The best time to visit Taiwan is in the fall and spring. From mid-September to mid-November, the weather is ideal for people who like it hot but not too hot, and the temperature will always be around 20°C.
If you like hiking and seeing the cherry blossoms, you should visit Taiwan in spring. It is best not to visit Taiwan in the summer, as this is the typhoon season which means that you will probably be stuck in your hotel instead of visiting the country.
1. Night Market- Shilin Night Market
Taiwan has fantastic food. It’s a mix of regional Chinese and Japanese influences (among others), and there’s no better place to try them (at a lower cost) than at a night market. Culinary” markets, like Shilin, offer all of Taiwan’s influences in bite-sized pieces.
Wander the narrow aisles and try oyster omelets, fresh seafood, stinky tofu (if you can stand the foul smell), spring onion pancakes, mango ice cream, fried chicken, and honeyed cherry tomato skewers, to name a few. Then have a cup of bubble tea or Taiwan Beer.
KTVs are establishments with several individual rooms containing karaoke equipment. Many KTVs in Taiwan are open 24 hours a day, 7 days a week. Taiwanese people are crazy about karaoke. Unlike in the West, where karaoke is considered a has-been, it is one of the most popular activities on the weekend (especially). You’ll be surprised to see the fancy establishments that host these karaoke events. If you don’t sing, it’s not a problem; you can eat there.
3. Taipei 101 Tower
Taipei 101 offers breathtaking views from its top floor. This tower was once the tallest building in the world. It is best to go on a day when the city is not too foggy (there will always be some fog) to see further. There is an indoor observatory on the 89th floor and an outdoor one on the 91st. In addition to the incredible panoramic view, the elevator ride to the top highlights the building tour. It’s a “trip” in the world’s fastest elevator that awaits you.
4. Immerse yourself in history at the Sun Yat-sen Memorial Hall and Chiang Kai-shek Memorial
You can’t travel to Taipei without soaking up its history. Sun Yat-sen was the father of the Republic of China, and the hall dedicated to his memory is a popular tourist attraction. See the changing of the guard, history and art exhibits, the massive 300,000-book library, and the memorial’s surrounding park.
The memorial has become a city landmark, with its grand and imposing architecture and historical symbolism (Chiang Kai-shek was the former president of Taiwan). There are often performances held in the square by artists, musicians, and groups of teenagers practicing their choreographed dance moves. In the landscaped gardens, tai chi and kung fu classes are held.
5. Theme restaurants
Taipei has many theme restaurants where you can eat in prison, with Barbie and Ken, in a hospital, but also in a toilet bowl. The latter, Modern Toilet, is the buzz here. You can indeed order dishes with weird but very good titles, which will be served in a toilet bowl.

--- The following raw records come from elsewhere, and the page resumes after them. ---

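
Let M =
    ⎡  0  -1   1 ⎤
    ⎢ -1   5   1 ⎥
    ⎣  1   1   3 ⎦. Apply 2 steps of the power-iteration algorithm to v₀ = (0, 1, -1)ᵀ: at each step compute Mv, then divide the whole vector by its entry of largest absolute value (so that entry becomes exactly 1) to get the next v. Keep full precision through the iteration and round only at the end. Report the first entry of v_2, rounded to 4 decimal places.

Mv0 = (-2.00000, 4.00000, -2.00000); divide by 4.00000 → v1 = (-0.50000, 1.00000, -0.50000)
Mv1 = (-1.50000, 5.00000, -1.00000); divide by 5.00000 → v2 = (-0.30000, 1.00000, -0.20000)
Requested entry of v2: -6/20 = -0.3000

-0.3000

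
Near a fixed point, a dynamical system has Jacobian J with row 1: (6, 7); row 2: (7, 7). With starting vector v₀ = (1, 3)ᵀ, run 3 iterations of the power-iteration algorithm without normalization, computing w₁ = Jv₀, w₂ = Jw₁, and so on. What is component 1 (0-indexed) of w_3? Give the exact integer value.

w1 = Jv₀ = (6·1 + 7·3; 7·1 + 7·3) = (27, 28)
w2 = Jw1 = (6·27 + 7·28; 7·27 + 7·28) = (358, 385)
w3 = Jw2 = (4843, 5201)
The requested component of w3 is 5201.

5201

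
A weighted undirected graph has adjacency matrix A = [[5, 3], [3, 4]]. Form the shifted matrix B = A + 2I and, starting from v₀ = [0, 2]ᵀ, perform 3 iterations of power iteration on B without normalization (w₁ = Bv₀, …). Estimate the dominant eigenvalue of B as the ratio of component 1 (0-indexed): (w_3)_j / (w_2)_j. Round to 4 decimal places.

B = A + 2I has rows (7, 3); (3, 6)
w1 = Bv₀ = (7·0 + 3·2; 3·0 + 6·2) = (6, 12)
w2 = Bw1 = (7·6 + 3·12; 3·6 + 6·12) = (78, 90)
w3 = Bw2 = (816, 774)
Ratio: 774/90 = 8.6000

μ ≈ 8.6000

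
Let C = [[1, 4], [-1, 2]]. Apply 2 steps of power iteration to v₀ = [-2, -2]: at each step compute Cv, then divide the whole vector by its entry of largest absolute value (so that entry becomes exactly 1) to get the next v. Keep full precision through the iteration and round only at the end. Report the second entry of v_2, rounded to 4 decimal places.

Cv0 = (-10.00000, -2.00000); divide by -10.00000 → v1 = (1.00000, 0.20000)
Cv1 = (1.80000, -0.60000); divide by 1.80000 → v2 = (1.00000, -0.33333)
Requested entry of v2: 6/-18 = -0.3333

-0.3333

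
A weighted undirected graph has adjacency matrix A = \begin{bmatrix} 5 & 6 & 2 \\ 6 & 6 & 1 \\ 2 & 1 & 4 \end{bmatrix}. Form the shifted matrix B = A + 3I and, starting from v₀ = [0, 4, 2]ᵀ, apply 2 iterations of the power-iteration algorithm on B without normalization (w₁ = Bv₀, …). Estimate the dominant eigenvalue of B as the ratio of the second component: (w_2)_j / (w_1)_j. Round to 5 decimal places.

B = A + 3I has rows (8, 6, 2); (6, 9, 1); (2, 1, 7)
w1 = Bv₀ = (8·0 + 6·4 + 2·2; 6·0 + 9·4 + 1·2; 2·0 + 1·4 + 7·2) = (28, 38, 18)
w2 = Bw1 = (8·28 + 6·38 + 2·18; 6·28 + 9·38 + 1·18; 2·28 + 1·38 + 7·18) = (488, 528, 220)
Ratio: 528/38 = 13.89474

μ ≈ 13.89474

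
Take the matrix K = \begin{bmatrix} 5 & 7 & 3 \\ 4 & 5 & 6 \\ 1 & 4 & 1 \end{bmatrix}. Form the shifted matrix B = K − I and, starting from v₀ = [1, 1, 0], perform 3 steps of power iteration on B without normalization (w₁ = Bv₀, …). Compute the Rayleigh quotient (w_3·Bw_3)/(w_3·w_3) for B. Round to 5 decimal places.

μ ≈ 11.30278

B = K − I has rows (4, 7, 3); (4, 4, 6); (1, 4, 0)
w1 = Bv₀ = (4·1 + 7·1 + 3·0; 4·1 + 4·1 + 6·0; 1·1 + 4·1 + 0·0) = (11, 8, 5)
w2 = Bw1 = (4·11 + 7·8 + 3·5; 4·11 + 4·8 + 6·5; 1·11 + 4·8 + 0·5) = (115, 106, 43)
w3 = Bw2 = (1331, 1142, 539)
Bw3 = (14935, 13126, 5899)
w3·Bw3 = 38047938; w3·w3 = 3366246; μ ≈ 38047938/3366246 = 11.30278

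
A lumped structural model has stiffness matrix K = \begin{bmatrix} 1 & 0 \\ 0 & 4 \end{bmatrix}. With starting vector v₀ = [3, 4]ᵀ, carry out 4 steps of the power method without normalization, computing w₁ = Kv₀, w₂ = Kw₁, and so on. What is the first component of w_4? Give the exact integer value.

w1 = Kv₀ = (1·3 + 0·4; 0·3 + 4·4) = (3, 16)
w2 = Kw1 = (1·3 + 0·16; 0·3 + 4·16) = (3, 64)
w3 = Kw2 = (3, 256)
w4 = Kw3 = (3, 1024)
The requested component of w4 is 3.

3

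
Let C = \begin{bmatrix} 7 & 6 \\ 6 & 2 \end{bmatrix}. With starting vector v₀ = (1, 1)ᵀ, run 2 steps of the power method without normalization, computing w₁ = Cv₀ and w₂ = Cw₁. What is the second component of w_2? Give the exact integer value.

w1 = Cv₀ = (7·1 + 6·1; 6·1 + 2·1) = (13, 8)
w2 = Cw1 = (7·13 + 6·8; 6·13 + 2·8) = (139, 94)
The requested component of w2 is 94.

94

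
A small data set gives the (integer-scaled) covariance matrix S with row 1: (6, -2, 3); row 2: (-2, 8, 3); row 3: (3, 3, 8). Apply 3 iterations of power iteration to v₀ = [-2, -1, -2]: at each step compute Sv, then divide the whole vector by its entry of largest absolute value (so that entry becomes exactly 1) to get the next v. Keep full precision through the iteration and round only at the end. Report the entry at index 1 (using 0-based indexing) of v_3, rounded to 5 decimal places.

Sv0 = (-16.000000, -10.000000, -25.000000); divide by -25.000000 → v1 = (0.640000, 0.400000, 1.000000)
Sv1 = (6.040000, 4.920000, 11.120000); divide by 11.120000 → v2 = (0.543165, 0.442446, 1.000000)
Sv2 = (5.374101, 5.453237, 10.956835); divide by 10.956835 → v3 = (0.490479, 0.497702, 1.000000)
Requested entry of v3: -1516/-3046 = 0.49770

0.49770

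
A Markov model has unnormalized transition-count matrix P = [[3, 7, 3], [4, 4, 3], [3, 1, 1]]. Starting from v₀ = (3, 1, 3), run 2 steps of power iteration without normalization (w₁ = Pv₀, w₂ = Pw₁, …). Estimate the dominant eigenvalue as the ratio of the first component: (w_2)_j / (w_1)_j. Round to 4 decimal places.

w1 = Pv₀ = (3·3 + 7·1 + 3·3; 4·3 + 4·1 + 3·3; 3·3 + 1·1 + 1·3) = (25, 25, 13)
w2 = Pw1 = (3·25 + 7·25 + 3·13; 4·25 + 4·25 + 3·13; 3·25 + 1·25 + 1·13) = (289, 239, 113)
Ratio at component: 289 / 25 = 11.5600

11.5600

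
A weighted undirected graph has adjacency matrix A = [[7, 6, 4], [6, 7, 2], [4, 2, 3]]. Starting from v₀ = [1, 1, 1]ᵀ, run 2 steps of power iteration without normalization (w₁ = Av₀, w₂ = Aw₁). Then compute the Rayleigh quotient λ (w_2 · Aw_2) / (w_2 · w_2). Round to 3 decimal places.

λ ≈ 14.575

w1 = Av₀ = (7·1 + 6·1 + 4·1; 6·1 + 7·1 + 2·1; 4·1 + 2·1 + 3·1) = (17, 15, 9)
w2 = Aw1 = (7·17 + 6·15 + 4·9; 6·17 + 7·15 + 2·9; 4·17 + 2·15 + 3·9) = (245, 225, 125)
Aw2 = (3565, 3295, 1805)
w2·Aw2 = 245·3565 + 225·3295 + 125·1805 = 1840425; w2·w2 = 245·245 + 225·225 + 125·125 = 126275
λ ≈ 1840425/126275 = 14.575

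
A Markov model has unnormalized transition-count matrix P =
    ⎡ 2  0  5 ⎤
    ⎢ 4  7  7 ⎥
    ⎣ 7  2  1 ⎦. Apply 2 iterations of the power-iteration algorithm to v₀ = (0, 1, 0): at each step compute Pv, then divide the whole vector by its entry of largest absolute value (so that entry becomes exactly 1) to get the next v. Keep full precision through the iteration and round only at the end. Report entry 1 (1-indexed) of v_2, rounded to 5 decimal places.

0.15873

Pv0 = (0.000000, 7.000000, 2.000000); divide by 7.000000 → v1 = (0.000000, 1.000000, 0.285714)
Pv1 = (1.428571, 9.000000, 2.285714); divide by 9.000000 → v2 = (0.158730, 1.000000, 0.253968)
Requested entry of v2: 10/63 = 0.15873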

6. Take the Maokong Gondola in the mountains
Take the Wenhu line (brown) to Taipei Zoo, for example. Built-in 2002 to alleviate the traffic of local residents, the gondolas can now carry about 2000 people per hour. For about 6$ round trip, you can enjoy a 20-30 minute ride over the surrounding hills.
As a foodie, I love Taiwan because of its food and ambitious cuisine. The country draws much of its culinary heritage from China but puts its spin on it. The best place to sample Taiwanese cuisine is at the local night market, which is a source of lively debate.
The Keelung night market, which is about an hour from Taipei, is excellent for those on a budget and offers a wide variety of dishes. If you like bubble tea, then Taiwan is the place to be, as it has some of the best bubble tea in the world.
As someone obsessed with bubble tea, I can tell you that you should visit Taiwan at least once in your life, even if it’s just to try their bubble tea. If you like savory food, you should try the soup dumplings, oyster omelet, and beef noodles. If you have a sweet tooth like me, then you should try the shaved ice, mung bean pastry, and pineapple shortcake.